Come si rapporta all’oggi?
Questa tradizione entra in risonanza con una serie di sperimentazioni filosofiche contemporanee che vanno verso la riscoperta di un materialismo delle cose, che nella tradizione marxista un tempo era chiamato “volgare”. Oggi non più, anzi c’è una straordinaria proliferazione di riflessioni sull’Ontologia orientata verso gli oggetti (OOO). Siamo usciti dal pathos post-heideggeriano di condanna della tecnica. Basta. È una forma di passatismo. Per fortuna questa grande ondata di riflessione sugli algoritmi, sui modelli cinematici della conoscenza, sull’OOO, sull’idea che c’è una democraticità degli oggetti, ci porta verso esperienze creative. È una nuova lettura, non antropocentrica, di Heidegger. È una grande boccata d’aria filosofica, che ci invita a smettere di porci la questione della tecnica solo dal punto di vista di come noi usiamo e comprendiamo le cose e invece ci invita a lasciarle essere. E vibrare.


Vibrare fa pensare a un telefonino silenziato. Questi oggetti non sono diventati dei compagni di vita, che soddisfano molte nostre esigenze e con cui addirittura dialoghiamo?
Quella sensibilità che ci invita a lasciar essere le cose ci invita anche a pensare alla relazionalità, al reticolo di connessioni in cui siamo immersi. Osserviamo posizioni etiche di biasimo, perché c’è troppa informazione, siamo troppo sollecitati etc. Ma non le vedo con favore. Sono apocalittiche, difensive e comportano una sorta di pigrizia. Queste relazioni sono invece una sfida alla nostra libertà. Dobbiamo continuamente decidere che cosa pensare.


Come?
Come esortano fare Bruno Latour, con i “quasi oggetti” e Timothy Morton con gli “iperoggetti”, autori che vanno oltre la finitezza dell’oggetto, per vederne le ramificazioni “interoggettive”. Oggetti banalissimi, come l’automobile, non posso usarli in modo indifferente e negligente rispetto al mondo più grande di me, all’ambiente. Nella copertina del libro di Morton c’è un iceberg, a dire che dell’iperoggetto vedi la punta, ma devi interrogarti su cosa c’è sotto.
Quali ricadute avrà l’IA, che è disincarnata, sulla conoscenza?
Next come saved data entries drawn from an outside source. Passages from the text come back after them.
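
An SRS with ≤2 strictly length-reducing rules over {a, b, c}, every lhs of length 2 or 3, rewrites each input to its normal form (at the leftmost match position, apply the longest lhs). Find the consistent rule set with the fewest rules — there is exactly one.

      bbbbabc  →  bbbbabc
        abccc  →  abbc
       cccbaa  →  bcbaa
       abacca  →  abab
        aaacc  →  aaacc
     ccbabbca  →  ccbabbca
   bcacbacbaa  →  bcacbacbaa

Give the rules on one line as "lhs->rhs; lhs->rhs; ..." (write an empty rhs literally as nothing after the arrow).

cca->b; ccc->bc

  | bbbbabc
  | abccc => abbc
  | cccbaa => bcbaa
  | abacca => abab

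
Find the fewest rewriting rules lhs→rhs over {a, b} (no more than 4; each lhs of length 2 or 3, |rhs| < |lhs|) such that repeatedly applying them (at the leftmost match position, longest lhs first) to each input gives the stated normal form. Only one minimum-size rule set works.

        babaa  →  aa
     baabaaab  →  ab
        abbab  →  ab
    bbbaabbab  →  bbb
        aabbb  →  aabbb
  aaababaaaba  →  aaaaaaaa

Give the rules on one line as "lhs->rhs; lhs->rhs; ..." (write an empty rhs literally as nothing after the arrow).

aba->aa; baa->; bab->

  | babaa => aa
  | baabaaab => baaab => ab
  | abbab => ab
  | bbbaabbab => bbbbab => bbb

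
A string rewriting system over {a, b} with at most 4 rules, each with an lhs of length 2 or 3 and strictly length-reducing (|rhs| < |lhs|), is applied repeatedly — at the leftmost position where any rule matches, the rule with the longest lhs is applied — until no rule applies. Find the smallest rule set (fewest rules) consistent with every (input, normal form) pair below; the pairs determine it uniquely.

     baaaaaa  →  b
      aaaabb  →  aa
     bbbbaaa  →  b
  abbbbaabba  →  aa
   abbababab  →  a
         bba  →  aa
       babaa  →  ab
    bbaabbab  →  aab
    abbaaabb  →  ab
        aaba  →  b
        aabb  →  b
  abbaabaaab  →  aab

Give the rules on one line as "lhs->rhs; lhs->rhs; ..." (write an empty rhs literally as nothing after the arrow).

aaa->b; ba->a; baa->b; bb->a

  | baaaaaa => baaaa => baa => b
  | aaaabb => babb => abb => aa
  | bbbbaaa => abbaaa => aaaaa => baa => b
  | abbbbaabba => aabbaabba => aaaaabba => baabba => bbba => aba => aa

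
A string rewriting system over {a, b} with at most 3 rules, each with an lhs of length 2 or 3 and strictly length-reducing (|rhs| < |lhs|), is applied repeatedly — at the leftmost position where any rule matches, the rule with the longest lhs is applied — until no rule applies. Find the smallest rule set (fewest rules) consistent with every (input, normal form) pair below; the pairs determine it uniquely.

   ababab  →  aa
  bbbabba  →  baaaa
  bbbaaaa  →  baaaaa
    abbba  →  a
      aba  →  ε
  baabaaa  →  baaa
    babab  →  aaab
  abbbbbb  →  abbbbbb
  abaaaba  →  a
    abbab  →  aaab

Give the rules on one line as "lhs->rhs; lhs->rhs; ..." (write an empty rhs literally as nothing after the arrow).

aba->; bab->aa; bba->aa

  | ababab => bab => aa
  | bbbabba => baabba => baaaa
  | bbbaaaa => baaaaa
  | abbba => abaa => a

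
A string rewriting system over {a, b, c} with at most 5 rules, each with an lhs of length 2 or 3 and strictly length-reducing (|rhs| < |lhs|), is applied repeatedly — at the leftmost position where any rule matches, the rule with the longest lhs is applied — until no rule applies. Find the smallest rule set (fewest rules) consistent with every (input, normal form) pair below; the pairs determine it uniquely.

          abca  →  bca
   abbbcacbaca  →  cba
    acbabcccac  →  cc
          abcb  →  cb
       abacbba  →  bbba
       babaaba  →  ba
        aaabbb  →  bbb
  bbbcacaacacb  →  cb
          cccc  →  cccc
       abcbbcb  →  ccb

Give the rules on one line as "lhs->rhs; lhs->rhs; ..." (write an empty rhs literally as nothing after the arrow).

  | abca => bca
  | abbbcacbaca => bbbcacbaca => bbbcbaca => bbcbaca => bcbaca => cbaca => cba
  | acbabcccac => babcccac => acccac => ccac => cc
  | abcb => bcb => cb

ab->b; ac->; bab->a; bcb->cb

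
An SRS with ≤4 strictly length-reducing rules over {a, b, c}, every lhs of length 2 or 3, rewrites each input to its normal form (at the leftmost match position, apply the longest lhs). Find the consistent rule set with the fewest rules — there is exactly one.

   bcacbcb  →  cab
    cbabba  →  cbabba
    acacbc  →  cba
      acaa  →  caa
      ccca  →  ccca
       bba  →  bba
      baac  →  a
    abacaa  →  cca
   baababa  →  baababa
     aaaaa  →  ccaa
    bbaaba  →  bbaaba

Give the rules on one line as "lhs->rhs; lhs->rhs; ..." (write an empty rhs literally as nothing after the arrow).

  | bcacbcb => aacbcb => acbcb => cbcb => cab
  | cbabba
  | acacbc => cacbc => cbbc => cba
  | acaa => caa

aaa->cc; ac->c; bc->a; cac->cb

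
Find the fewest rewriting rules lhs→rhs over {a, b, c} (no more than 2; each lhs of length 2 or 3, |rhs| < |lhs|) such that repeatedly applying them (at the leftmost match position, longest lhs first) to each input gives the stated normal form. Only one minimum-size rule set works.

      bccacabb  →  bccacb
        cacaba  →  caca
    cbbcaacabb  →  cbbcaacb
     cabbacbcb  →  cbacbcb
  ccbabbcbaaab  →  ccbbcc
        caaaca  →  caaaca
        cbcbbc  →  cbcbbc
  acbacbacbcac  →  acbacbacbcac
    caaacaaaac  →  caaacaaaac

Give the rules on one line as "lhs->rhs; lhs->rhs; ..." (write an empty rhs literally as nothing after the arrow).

ab->; baa->c

  | bccacabb => bccacb
  | cacaba => caca
  | cbbcaacabb => cbbcaacb
  | cabbacbcb => cbacbcb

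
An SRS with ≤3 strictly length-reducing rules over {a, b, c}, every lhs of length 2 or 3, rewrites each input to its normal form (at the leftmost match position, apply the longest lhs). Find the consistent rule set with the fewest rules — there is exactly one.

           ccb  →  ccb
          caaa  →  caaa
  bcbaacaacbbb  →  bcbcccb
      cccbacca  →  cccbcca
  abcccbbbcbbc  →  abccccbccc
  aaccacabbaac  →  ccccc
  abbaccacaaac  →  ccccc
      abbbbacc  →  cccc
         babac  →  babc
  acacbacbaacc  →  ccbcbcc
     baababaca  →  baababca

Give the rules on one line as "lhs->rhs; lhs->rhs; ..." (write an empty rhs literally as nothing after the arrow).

  | ccb
  | caaa
  | bcbaacaacbbb => bcbacaacbbb => bcbcaacbbb => bcbcacbbb => bcbccbbb => bcbcccb
  | cccbacca => cccbcca

ac->c; bb->c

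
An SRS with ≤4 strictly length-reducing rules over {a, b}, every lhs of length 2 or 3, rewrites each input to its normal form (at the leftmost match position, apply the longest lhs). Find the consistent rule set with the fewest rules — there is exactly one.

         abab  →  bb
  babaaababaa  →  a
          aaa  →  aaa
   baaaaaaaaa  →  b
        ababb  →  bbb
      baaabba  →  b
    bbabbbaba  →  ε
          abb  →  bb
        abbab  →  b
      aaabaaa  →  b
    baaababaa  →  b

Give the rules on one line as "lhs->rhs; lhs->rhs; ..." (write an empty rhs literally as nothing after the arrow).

ab->b; ba->b; bba->

  | abab => bab => bb
  | babaaababaa => bbaaababaa => aababaa => ababaa => babaa => bbaa => a
  | aaa
  | baaaaaaaaa => baaaaaaaa => baaaaaaa => baaaaaa => baaaaa => baaaa => baaa => baa => ba => b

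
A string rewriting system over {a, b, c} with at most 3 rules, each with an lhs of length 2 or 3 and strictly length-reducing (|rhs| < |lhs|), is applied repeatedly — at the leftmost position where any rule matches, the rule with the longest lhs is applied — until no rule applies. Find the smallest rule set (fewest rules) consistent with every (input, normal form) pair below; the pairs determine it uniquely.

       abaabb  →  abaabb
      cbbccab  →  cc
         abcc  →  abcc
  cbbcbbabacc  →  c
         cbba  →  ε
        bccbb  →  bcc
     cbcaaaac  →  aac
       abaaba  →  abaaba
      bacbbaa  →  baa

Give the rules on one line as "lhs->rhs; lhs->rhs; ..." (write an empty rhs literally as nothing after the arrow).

  | abaabb
  | cbbccab => cbccab => cccab => ccb => cc
  | abcc
  | cbbcbbabacc => cbcbbabacc => ccbbabacc => ccbabacc => ccabacc => cbacc => cacc => c

ca->; cac->; cb->c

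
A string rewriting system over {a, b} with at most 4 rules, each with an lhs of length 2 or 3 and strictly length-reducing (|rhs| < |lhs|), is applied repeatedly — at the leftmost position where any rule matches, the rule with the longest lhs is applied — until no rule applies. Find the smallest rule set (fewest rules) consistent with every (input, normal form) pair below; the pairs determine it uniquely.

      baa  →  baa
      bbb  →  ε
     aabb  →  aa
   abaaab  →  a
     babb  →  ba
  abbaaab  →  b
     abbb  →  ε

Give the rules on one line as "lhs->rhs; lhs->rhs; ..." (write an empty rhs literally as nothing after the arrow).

aaa->b; ab->; abb->a; bb->a

  | baa
  | bbb => ab => ε
  | aabb => aa
  | abaaab => aaab => bb => a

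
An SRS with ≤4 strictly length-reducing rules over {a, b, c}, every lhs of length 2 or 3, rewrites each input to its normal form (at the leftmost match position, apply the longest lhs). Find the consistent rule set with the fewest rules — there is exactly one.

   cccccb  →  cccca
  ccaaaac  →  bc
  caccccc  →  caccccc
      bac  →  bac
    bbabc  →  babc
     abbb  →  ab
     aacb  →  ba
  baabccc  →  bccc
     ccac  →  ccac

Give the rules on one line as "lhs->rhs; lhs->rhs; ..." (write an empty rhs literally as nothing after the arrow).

aa->b; bb->b; cb->a

  | cccccb => cccca
  | ccaaaac => ccbaac => caaac => cbac => aac => bc
  | caccccc
  | bac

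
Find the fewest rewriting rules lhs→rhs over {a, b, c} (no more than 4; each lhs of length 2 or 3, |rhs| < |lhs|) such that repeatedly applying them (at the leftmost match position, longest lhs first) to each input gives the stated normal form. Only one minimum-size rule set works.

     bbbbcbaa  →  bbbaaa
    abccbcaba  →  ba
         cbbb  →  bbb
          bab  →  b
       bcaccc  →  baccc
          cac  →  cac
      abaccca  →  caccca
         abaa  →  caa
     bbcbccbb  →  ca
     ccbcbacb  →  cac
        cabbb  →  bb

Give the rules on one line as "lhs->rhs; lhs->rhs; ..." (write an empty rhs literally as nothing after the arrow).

ab->c; bc->b; bcb->ca; cb->b

  | bbbbcbaa => bbbcaaa => bbbaaa
  | abccbcaba => cccbcaba => ccbcaba => cbcaba => bcaba => baba => bca => ba
  | cbbb => bbb
  | bab => bc => b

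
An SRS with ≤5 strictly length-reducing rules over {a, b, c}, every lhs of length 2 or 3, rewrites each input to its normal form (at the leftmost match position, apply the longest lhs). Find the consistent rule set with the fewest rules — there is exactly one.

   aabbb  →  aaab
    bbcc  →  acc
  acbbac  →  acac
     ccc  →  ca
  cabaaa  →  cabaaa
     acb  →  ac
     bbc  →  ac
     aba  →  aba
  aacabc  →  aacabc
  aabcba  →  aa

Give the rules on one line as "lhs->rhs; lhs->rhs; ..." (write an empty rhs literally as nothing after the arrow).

  | aabbb => aaab
  | bbcc => acc
  | acbbac => acbac => acac
  | ccc => ca

bb->a; bca->; cb->c; ccc->ca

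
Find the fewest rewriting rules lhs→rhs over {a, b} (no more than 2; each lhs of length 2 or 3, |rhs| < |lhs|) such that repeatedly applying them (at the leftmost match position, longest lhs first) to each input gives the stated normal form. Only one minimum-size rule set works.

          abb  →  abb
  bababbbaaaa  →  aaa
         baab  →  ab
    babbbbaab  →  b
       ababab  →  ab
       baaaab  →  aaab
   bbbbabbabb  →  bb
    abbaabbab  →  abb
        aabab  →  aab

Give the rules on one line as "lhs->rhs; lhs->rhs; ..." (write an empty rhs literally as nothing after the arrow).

  | abb
  | bababbbaaaa => babbbaaaa => bbbaaaa => baaaa => aaa
  | baab => ab
  | babbbbaab => bbbbaab => bbaab => bab => b

ba->; bbb->b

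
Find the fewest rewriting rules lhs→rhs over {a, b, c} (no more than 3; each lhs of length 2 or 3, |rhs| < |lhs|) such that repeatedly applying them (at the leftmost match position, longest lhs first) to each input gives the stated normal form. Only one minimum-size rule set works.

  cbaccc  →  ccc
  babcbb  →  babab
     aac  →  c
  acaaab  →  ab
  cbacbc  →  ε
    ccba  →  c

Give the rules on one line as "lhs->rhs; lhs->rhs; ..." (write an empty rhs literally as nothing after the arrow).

  | cbaccc => aaccc => ccc
  | babcbb => babab
  | aac => c
  | acaaab => aaab => ab

aa->; ac->; cb->a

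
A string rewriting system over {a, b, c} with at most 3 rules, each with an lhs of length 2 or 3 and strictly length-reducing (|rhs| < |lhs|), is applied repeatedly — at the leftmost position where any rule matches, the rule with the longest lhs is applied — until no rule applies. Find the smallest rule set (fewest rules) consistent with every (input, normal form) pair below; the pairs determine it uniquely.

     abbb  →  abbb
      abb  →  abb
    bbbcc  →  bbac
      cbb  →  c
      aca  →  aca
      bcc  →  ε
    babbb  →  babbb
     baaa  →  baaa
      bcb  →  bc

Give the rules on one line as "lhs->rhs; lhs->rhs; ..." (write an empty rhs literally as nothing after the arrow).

  | abbb
  | abb
  | bbbcc => bbac
  | cbb => cb => c

bbc->ba; bcc->; cb->c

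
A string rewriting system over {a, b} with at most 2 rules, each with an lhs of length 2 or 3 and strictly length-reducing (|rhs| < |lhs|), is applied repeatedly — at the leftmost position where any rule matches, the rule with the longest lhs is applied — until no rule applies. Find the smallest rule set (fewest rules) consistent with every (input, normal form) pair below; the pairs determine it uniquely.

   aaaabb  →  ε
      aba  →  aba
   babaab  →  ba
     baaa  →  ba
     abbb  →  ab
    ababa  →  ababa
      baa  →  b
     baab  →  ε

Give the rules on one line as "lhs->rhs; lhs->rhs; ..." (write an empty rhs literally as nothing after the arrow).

  | aaaabb => aabb => bb => ε
  | aba
  | babaab => babb => ba
  | baaa => ba

aa->; bb->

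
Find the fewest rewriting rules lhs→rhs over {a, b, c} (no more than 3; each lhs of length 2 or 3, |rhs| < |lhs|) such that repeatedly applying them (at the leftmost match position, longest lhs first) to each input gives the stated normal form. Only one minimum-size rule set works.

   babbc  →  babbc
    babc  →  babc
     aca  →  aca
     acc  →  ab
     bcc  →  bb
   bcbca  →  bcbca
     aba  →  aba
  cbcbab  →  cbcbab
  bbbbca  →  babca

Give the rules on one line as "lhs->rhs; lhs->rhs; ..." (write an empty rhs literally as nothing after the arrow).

bbb->ba; cc->b

  | babbc
  | babc
  | aca
  | acc => ab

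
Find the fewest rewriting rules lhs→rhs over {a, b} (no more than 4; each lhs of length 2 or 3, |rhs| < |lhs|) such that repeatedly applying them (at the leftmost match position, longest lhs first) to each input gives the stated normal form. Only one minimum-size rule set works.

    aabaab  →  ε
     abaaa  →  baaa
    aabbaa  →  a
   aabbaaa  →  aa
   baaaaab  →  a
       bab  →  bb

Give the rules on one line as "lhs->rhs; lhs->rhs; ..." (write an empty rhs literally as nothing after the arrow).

  | aabaab => baaab => baba => bba => ε
  | abaaa => baaa
  | aabbaa => babaa => bbaa => a
  | aabbaaa => babaaa => bbaaa => aa

aab->ba; ab->b; bba->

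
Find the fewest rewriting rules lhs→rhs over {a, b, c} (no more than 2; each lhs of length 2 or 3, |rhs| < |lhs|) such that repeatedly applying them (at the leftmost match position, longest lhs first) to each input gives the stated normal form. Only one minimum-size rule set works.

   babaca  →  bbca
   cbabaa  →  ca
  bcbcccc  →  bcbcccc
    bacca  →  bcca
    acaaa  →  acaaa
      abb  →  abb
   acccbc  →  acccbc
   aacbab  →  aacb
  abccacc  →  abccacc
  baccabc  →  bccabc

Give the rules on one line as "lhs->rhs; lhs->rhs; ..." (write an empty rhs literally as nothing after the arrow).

  | babaca => bbaca => bbca
  | cbabaa => cbaa => ca
  | bcbcccc
  | bacca => bcca

ba->b; cba->c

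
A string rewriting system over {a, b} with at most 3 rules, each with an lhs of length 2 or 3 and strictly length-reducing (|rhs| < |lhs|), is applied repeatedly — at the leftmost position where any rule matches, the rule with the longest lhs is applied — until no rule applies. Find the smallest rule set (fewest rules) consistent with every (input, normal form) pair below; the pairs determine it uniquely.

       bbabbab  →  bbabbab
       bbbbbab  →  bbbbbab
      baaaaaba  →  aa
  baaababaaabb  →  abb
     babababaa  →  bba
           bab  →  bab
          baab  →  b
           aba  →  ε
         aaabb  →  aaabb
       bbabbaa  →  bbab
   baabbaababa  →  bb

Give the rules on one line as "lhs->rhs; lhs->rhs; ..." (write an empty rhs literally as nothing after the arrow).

aba->; baa->

  | bbabbab
  | bbbbbab
  | baaaaaba => aaaba => aa
  | baaababaaabb => ababaaabb => baaabb => abb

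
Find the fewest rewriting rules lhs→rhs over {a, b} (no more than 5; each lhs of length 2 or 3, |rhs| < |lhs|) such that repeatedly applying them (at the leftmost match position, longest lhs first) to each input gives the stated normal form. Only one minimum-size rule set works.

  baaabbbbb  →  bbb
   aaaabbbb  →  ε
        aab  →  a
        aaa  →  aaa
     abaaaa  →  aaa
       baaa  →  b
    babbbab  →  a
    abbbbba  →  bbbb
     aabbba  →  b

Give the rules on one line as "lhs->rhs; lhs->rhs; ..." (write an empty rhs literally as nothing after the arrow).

ab->; aba->; ba->b; bab->a

  | baaabbbbb => baabbbbb => babbbbb => abbbb => bbb
  | aaaabbbb => aaabbb => aabb => ab => ε
  | aab => a
  | aaa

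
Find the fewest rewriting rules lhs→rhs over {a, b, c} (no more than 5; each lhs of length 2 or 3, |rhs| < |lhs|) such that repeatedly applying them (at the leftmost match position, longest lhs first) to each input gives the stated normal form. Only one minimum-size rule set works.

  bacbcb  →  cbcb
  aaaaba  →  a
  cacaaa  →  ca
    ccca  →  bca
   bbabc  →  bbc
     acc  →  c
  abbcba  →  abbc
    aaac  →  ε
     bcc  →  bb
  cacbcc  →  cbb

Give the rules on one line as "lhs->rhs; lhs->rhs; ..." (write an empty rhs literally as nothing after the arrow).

  | bacbcb => cbcb
  | aaaaba => aaaba => aaba => aba => a
  | cacaaa => caaa => caa => ca
  | ccca => bca

aa->a; ac->; ba->; cc->b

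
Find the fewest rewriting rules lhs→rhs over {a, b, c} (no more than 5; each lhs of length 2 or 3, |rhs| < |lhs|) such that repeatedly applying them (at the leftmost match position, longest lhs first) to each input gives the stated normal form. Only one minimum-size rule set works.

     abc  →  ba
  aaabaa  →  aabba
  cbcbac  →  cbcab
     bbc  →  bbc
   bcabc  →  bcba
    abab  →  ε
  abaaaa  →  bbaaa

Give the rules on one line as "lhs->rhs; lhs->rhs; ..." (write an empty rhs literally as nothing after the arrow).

aba->bb; abc->ba; bac->ab; bbb->

  | abc => ba
  | aaabaa => aabba
  | cbcbac => cbcab
  | bbc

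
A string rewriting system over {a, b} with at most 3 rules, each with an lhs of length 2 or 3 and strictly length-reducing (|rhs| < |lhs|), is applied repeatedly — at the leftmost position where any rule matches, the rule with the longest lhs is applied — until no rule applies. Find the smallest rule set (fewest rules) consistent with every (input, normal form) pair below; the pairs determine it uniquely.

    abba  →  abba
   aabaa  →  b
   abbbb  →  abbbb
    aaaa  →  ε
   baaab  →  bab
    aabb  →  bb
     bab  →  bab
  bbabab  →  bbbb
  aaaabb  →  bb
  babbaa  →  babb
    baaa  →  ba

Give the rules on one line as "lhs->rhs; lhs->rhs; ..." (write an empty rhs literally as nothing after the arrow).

  | abba
  | aabaa => baa => b
  | abbbb
  | aaaa => aa => ε

aa->; aba->b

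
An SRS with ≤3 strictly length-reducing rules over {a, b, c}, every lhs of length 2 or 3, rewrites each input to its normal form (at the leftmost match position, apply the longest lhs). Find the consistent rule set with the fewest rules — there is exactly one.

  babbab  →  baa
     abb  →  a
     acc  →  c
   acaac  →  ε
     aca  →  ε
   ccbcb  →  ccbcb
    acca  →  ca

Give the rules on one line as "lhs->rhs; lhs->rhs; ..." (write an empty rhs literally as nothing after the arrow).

ab->a; ac->; aca->

  | babbab => babab => baab => baa
  | abb => ab => a
  | acc => c
  | acaac => ac => ε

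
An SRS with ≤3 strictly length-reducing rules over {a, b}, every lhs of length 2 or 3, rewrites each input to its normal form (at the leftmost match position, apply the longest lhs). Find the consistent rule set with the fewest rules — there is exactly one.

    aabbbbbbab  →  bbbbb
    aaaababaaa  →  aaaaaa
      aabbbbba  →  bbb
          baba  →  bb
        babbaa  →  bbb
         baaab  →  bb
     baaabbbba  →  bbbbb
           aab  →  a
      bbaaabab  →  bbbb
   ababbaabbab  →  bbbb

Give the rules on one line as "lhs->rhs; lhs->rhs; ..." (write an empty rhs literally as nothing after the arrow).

  | aabbbbbbab => abbbbbab => bbbbab => bbbbb
  | aaaababaaa => aaaabaaa => aaaaaa
  | aabbbbba => abbbba => bbba => bbb
  | baba => bba => bb

ab->; ba->b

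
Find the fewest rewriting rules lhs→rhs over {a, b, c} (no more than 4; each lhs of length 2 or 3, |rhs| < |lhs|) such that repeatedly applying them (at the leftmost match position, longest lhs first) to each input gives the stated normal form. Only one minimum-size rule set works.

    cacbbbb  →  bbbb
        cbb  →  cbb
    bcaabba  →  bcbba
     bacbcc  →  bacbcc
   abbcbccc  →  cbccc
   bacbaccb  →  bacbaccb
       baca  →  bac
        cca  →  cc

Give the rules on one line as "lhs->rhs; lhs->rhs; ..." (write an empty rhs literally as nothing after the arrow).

  | cacbbbb => bbbb
  | cbb
  | bcaabba => bcabba => bcbba
  | bacbcc

abb->; ca->c; cac->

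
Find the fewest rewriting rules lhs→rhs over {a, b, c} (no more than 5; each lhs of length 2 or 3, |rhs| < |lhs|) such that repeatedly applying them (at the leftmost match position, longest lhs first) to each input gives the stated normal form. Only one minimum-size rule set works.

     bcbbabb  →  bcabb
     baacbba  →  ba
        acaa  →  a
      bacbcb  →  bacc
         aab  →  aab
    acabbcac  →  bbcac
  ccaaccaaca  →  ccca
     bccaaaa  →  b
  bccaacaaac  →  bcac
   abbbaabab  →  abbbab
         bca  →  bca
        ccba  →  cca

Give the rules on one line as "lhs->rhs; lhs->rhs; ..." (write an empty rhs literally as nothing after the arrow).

  | bcbbabb => bcbabb => bcabb
  | baacbba => baacba => baaca => ba
  | acaa => a
  | bacbcb => baccb => bacc

aba->; aca->; caa->; cb->c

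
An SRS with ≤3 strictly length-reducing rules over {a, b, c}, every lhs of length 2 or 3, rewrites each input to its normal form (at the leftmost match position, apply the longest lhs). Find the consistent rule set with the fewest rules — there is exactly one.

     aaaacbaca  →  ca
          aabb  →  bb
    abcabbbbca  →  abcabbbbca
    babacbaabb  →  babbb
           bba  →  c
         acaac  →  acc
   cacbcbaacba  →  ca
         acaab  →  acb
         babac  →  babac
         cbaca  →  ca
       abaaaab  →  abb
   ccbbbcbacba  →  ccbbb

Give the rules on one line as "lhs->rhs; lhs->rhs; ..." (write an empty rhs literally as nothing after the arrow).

aa->; bba->c; cba->

  | aaaacbaca => aacbaca => cbaca => ca
  | aabb => bb
  | abcabbbbca
  | babacbaabb => babaabb => babbb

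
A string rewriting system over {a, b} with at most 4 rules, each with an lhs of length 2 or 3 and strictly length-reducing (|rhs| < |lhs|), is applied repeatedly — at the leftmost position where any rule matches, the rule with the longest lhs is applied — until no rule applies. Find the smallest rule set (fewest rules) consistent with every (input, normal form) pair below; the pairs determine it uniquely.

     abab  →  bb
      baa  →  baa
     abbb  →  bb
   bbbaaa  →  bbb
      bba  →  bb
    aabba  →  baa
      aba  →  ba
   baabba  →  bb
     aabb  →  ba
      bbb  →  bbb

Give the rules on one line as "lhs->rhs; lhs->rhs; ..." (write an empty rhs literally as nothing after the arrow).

  | abab => bab => bb
  | baa
  | abbb => bab => bb
  | bbbaaa => bbbaa => bbba => bbb

ab->b; abb->ba; bba->bb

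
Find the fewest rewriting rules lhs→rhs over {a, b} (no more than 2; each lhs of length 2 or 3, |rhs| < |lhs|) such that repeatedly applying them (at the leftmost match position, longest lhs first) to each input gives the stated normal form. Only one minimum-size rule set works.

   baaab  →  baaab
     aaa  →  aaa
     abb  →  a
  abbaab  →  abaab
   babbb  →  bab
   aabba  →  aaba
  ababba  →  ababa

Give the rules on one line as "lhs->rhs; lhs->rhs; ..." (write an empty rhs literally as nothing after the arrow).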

Innanzitutto, attenzione all’immaterialismo, perché – sempre nella logica dell’iperoggetto - in realtà dietro a un programma efficace di IA e deep learning c’è un enorme lavoro umano. Ho provato a litigare con ChatGpt chiedendogli cosa pensasse di Machiavelli. Mi ha sfornato le solite banalità e allora l’ho incalzato e lui si è difeso dicendo di essere solo una macchina, di non essere responsabile dei dati. È un gioco, ovviamente. Però il futuro è guardare a come l’astuzia della ragione risponderà. Perché la risposta non è tornare indietro, proibire, ma essere più intelligenti della macchina intelligente. Quindi, creare altri programmi per identificare testi prodotti da ChatGpt o da esseri umani.


Lei qui a Mantova ha parlato amche del ruolo della donna. Di recente abbiamo assistito a gravi fatti di violenza, ma anche di reificazione del corpo, come per la ragazza esposta in un buffet ricoperta di cioccolata. Cosa c’è che non funziona?
Il linguaggio filosofico dell’oggettificazione, attraverso Kant e Marx, ha avuto un ruolo importante nel femminismo del Novecento, si pensi a Simone de Beauvoir. Questo linguaggio, oggi, suscita perplessità. Proprio nel contesto filosofico di cui parlavo prima, il problema non è ridurre una persona a cosa. Non possiamo abolire il corpo, l’esperienza dei sensi, il valore della sessualità - che Kant negava - della tenerezza.


Di cosa c’è bisogno allora?
Di un linguaggio filosofico del corpo vissuto e della modulazione dell’esperienza. Il punto è l’arte di amare, che è l’anti-stupro. C’è tutto da imparare: gesti, toni, segni. C’è un apprendistato dell’attesa. Soprattutto, si deve imparare a decifrare, rispettare ed accattivare il desiderio altrui, a convertire le pulsioni in complicità erotica. Tutto il contrario di opinioni che tuttora circolano impunemente: assolvere la prepotenza maschile, attribuire intenzioni inesistenti alle donne. Dobbiamo dire un “no” categorico alla violenza sessuale. È un reato contro la persona. È un delitto contro l’amore erotico.
A chi guardare?


A un maestro come Ovidio. Il quale insegna che l’esperienza erotica è delicatezza: dice, ad esempio, che quando baci non devi mordere. Una concretezza del dettaglio in cui c’è tutto.